While the emphasis of Bell’s presence at the Paris Air Show was clearly on its landmark win of the Future Long-Range Assault Aircraft (FLRAA) program with the V-280 Valor tiltrotor (a full-scale mockup of the aircraft spanned much of the OEM’s pavilion at the show), Atherton said the company will continue to aim for a “balanced approach” with regards to the military and commercial markets.

“We absolutely have to continue to be a balanced company,” she said. “We need [the commercial] part of our business to maintain strength throughout the rest of this decade because the military side of the business is moving more towards an engineering focus. . . . We want to keep the manufacturing side of our business strong, and that’ll be mostly through our commercial products.”

Michael Thacker, executive vice president of commercial business, said civil demand continues to be strong “across pretty much all segments and regions.”

In addition to having the V-280 mockup in Paris, the company had a Bell 505 and Bell 429 (in a law enforcement configuration) on static display outside its pavilion. Thacker highlighted the 505’s capability as a training aircraft, and described the 429 as “a proven public safety platform,” with notable customers including the New York City Police Department, the Swedish National Police, and the New South Wales police in Australia.

The Bell 429 on display in a law enforcement configuration at the Paris Air Show. Oliver Johnson Photo

Regarding the long-awaited super medium 525 Relentless, Thacker said the company is continuing “to make progress with the FAA” in the flight test program for type certification of the fly-by-wire aircraft. “[We] intend to have Bell’s portion of those things done by the end of the year,” he said. “Obviously, we can’t commit for the FAA when they will complete their portion of it.”

Atherton said the 525’s entry into service will be a “clear focus” for the company’s commercial business for part of the next decade.

“For the rest of our product lines, we continue to put in a refresh where necessary,” she said, adding that the potential to tap into the military market with militarized versions of Bell’s civil fleet offers room for expansion.

Labelled “special mission aircraft” by Bell, the first of these militarized civil aircraft types on offer is the 407, with the 412 slated to follow in 2024.

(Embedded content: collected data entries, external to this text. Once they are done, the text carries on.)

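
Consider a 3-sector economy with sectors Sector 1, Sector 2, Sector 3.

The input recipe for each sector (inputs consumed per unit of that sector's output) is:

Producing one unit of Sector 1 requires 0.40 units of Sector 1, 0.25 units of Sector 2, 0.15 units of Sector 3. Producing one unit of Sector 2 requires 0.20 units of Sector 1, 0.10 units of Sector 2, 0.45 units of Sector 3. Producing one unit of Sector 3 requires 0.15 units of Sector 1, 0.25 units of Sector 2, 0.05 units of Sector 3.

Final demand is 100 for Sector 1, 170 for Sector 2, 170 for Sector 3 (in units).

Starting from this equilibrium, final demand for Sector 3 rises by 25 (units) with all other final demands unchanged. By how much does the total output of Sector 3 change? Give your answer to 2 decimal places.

I − A =
  [   0.60    -0.20    -0.15]
  [  -0.25     0.90    -0.25]
  [  -0.15    -0.45     0.95]
Cofactors of I−A, C_ij = (−1)^(i+j)·(minor ij) (rows/columns in the sector order above):
  C_11 = (0.90)(0.95) − (-0.25)(-0.45) = 0.7425
  C_12 = −[(-0.25)(0.95) − (-0.25)(-0.15)] = 0.2750
  C_13 = (-0.25)(-0.45) − (0.90)(-0.15) = 0.2475
  C_21 = −[(-0.20)(0.95) − (-0.15)(-0.45)] = 0.2575
  C_22 = (0.60)(0.95) − (-0.15)(-0.15) = 0.5475
  C_23 = −[(0.60)(-0.45) − (-0.20)(-0.15)] = 0.3000
  C_31 = (-0.20)(-0.25) − (-0.15)(0.90) = 0.1850
  C_32 = −[(0.60)(-0.25) − (-0.15)(-0.25)] = 0.1875
  C_33 = (0.60)(0.90) − (-0.20)(-0.25) = 0.4900
det(I−A) = Σ_j (I−A)_1j·C_1j = (0.60)(0.7425) + (-0.20)(0.2750) + (-0.15)(0.2475) = 0.353375
adj(I−A) = Cᵀ =
  [ 0.7425   0.2575   0.1850]
  [ 0.2750   0.5475   0.1875]
  [ 0.2475   0.3000   0.4900]
(I − A)⁻¹ = adj(I−A) / det(I−A) ≈
  [   2.1012     0.7287     0.5235]
  [   0.7782     1.5493     0.5306]
  [   0.7004     0.8490     1.3866]
Δx = (I − A)⁻¹ Δd with Δd having +25 in the Sector 3 component and 0 elsewhere.
So Δx_3 = L_33 · (+25), where L_33 = adj(I−A)_33 / det(I−A) = 0.4900 / 0.353375.
Δx_3 = 0.4900 × (+25) / 0.353375 = 12.25 / 0.353375 ≈ 34.67.

Δx_3 = 34.67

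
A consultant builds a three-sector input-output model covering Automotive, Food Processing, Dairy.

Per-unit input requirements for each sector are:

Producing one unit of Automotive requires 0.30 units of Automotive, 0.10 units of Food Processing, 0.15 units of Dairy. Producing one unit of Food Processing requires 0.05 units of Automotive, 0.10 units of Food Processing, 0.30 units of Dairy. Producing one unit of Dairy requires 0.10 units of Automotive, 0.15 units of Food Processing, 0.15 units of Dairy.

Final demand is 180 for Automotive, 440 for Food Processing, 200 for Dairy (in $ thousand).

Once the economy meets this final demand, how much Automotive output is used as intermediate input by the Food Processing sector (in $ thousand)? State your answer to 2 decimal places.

z_AF = 30.86

I − A =
  [   0.70    -0.05    -0.10]
  [  -0.10     0.90    -0.15]
  [  -0.15    -0.30     0.85]
Cofactors of I−A, C_ij = (−1)^(i+j)·(minor ij) (rows/columns in the sector order above):
  C_11 = (0.90)(0.85) − (-0.15)(-0.30) = 0.7200
  C_12 = −[(-0.10)(0.85) − (-0.15)(-0.15)] = 0.1075
  C_13 = (-0.10)(-0.30) − (0.90)(-0.15) = 0.1650
  C_21 = −[(-0.05)(0.85) − (-0.10)(-0.30)] = 0.0725
  C_22 = (0.70)(0.85) − (-0.10)(-0.15) = 0.5800
  C_23 = −[(0.70)(-0.30) − (-0.05)(-0.15)] = 0.2175
  C_31 = (-0.05)(-0.15) − (-0.10)(0.90) = 0.0975
  C_32 = −[(0.70)(-0.15) − (-0.10)(-0.10)] = 0.1150
  C_33 = (0.70)(0.90) − (-0.05)(-0.10) = 0.6250
det(I−A) = Σ_j (I−A)_1j·C_1j = (0.70)(0.7200) + (-0.05)(0.1075) + (-0.10)(0.1650) = 0.482125
adj(I−A) = Cᵀ =
  [ 0.7200   0.0725   0.0975]
  [ 0.1075   0.5800   0.1150]
  [ 0.1650   0.2175   0.6250]
(I − A)⁻¹ = adj(I−A) / det(I−A) ≈
  [   1.4934     0.1504     0.2022]
  [   0.2230     1.2030     0.2385]
  [   0.3422     0.4511     1.2963]
First solve x = (I − A)⁻¹ d = adj(I−A)·d / det(I−A); in particular x_F = (0.1075·180 + 0.5800·440 + 0.1150·200) / 0.482125 = 297.55 / 0.482125 ≈ 617.1636.
Intermediate flow from A to F: z_AF = a_AF · x_F = 0.05 × 297.55 / 0.482125 = 14.8775 / 0.482125 ≈ 30.86.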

“We are seeing a bit of demand on a militarization of our commercial platforms,” she said. “We see a lot of international customers that maybe want a slightly lower price point but still need to have that security type of support to their fleets.”

She said the manufacturer is working with “various countries” in order to supply them with defense enhancements.

The sustainability of aerospace was one of the key themes of the Paris Air Show, and Thacker said Bell’s approach would be to leverage already existing solutions while supporting the development of new ones. In concrete terms, encouraging and enabling the use of sustainable aviation fuel (SAF) is the bedrock of the company’s near-term approach.

The Bell 505 on display at the Paris Air Show outside Bell’s pavilion. Oliver Johnson Photo

“Our reason for that is [SAF] is the nearest to the shore in terms of being able to make a substantial impact on the sustainability of aviation — so we’re pushing that hard,” said Thacker.

Earlier this year, the Bell 505 completed the first flight of a single-engine helicopter powered entirely by SAF — a landmark achieved in collaboration with Safran Helicopter Engines, Neste, GKN Aerospace and Virent Inc.

Regarding the looming presence of the V280 — and the potential for a commercial variant to one day enter operation, Atherton said: “It certainly has applications — I believe in the 2030s timeframe — where you can see this flying around. And from the civil perspective, we’ll have to work to see what the price point looks like and what kind of customer base is out there.”

She said she would be cheering on Leonardo’s civil tiltrotor — the AW609 — “with all my might.” She pointed to the size difference between the two tiltrotors (the AW609 is a smaller aircraft), and said they would be complementary to each other.

“I love that [Leonardo is] plowing the ground for us with the FAA. . . . As they get through that, we understand what the certification requirements are.”